Moving all operations from the YT API to yt-dlp means that we will be even more subject to this ban (more operations probably means more ban) AND the consequence of a ban will be more significant. If we implement #277 and we continue to use YT API instead of yt-dlp, it means that we can refresh the ZIM for UI enhancements typically without having to use yt-dlp at all if channel has not been updated, and hence not being impacted by a temporary ban.

I still consider that the advantages outweigh the disadvantages, especially since it is quite a rare edge cases that channel has been unchanged since last recipe execution, but I think it is very important all of us are aware of this before modifying too much code.

chapmanjacobd commented 2 months ago

even more subject to this ban (more operations)
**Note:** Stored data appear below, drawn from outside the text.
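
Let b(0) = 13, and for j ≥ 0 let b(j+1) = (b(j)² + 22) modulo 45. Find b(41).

26

Computing terms: b(0) = 13, b(1) = 11, b(2) = 8, b(3) = 41, b(4) = 38, b(5) = 26, b(6) = 23, b(7) = 11.
Since b(7) = b(1) = 11, the sequence is eventually periodic: after a pre-period of length 1 it cycles with period 6.
For j ≥ 1, b(j) depends only on (j - 1) mod 6. (41 - 1) mod 6 = 4, so b(41) = b(5) = 26.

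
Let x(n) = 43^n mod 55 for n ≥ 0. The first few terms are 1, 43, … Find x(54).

Computing terms: x(0) = 1,  x(1) = 43,  x(2) = 34,  x(3) = 32,  x(4) = 1.
Since x(4) = x(0) = 1, the sequence is periodic with period 4.
So x(54) = x(0 + ((54-0) mod 4)) = x(2) = 34.

34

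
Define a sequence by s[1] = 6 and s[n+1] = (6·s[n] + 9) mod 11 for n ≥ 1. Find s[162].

1

s[1] = 6,  s[2] = 1,  s[3] = 4,  s[4] = 0,  s[5] = 9,  s[6] = 8,  s[7] = 2,  s[8] = 10,  s[9] = 3,  s[10] = 5,  s[11] = 6.
The sequence repeats with period 10.
(162 - 1) mod 10 = 1, so s[162] = s[2] = 1.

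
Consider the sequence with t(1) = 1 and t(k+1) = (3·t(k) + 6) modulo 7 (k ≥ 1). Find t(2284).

Computing terms: t(1) = 1, t(2) = 2, t(3) = 5, t(4) = 0, t(5) = 6, t(6) = 3, t(7) = 1.
The sequence repeats with period 6.
So t(2284) = t(1 + ((2284-1) mod 6)) = t(4) = 0.

0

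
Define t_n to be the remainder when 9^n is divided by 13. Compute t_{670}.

Listing terms: t_0 = 1, t_1 = 9, t_2 = 3, t_3 = 1.
The sequence repeats with period 3.
(670 - 0) mod 3 = 1, so t_{670} = t_1 = 9.

9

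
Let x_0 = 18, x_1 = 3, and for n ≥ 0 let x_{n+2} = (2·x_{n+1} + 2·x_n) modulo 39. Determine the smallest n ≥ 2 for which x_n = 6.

Listing terms: x_0 = 18,  x_1 = 3,  x_2 = 3,  x_3 = 12,  x_4 = 30,  x_5 = 6,  x_6 = 33,  x_7 = 0,  x_8 = 27,  x_9 = 15,  x_{10} = 6,  x_{11} = 3,  x_{12} = 18,  x_{13} = 3.
The sequence repeats with period 12.
The value 6 first appears (with n ≥ 2) at x_5.

5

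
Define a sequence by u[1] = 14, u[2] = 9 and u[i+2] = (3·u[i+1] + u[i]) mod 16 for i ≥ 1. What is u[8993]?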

While you are evaluating yt-dlp, and measuring the number of requests that it makes, I'd like to suggest turning on a few specific options for the initial metadata scan to reduce the number of network requests:

ydl_opts = {
    "skip_download": True,
    "lazy_playlist": True,
    "extract_flat": True,
}

This might be helpful:

https://github.com/chapmanjacobd/library/blob/f253959d6de2c980fe42238ede2b908ef762c4a8/xklb/createdb/tube_backend.py#L97

And then you can fan-out the more detailed video metadata fetching across many IPs

benoit74 commented 2 months ago

Very good point @chapmanjacobd, thank you for notifying us!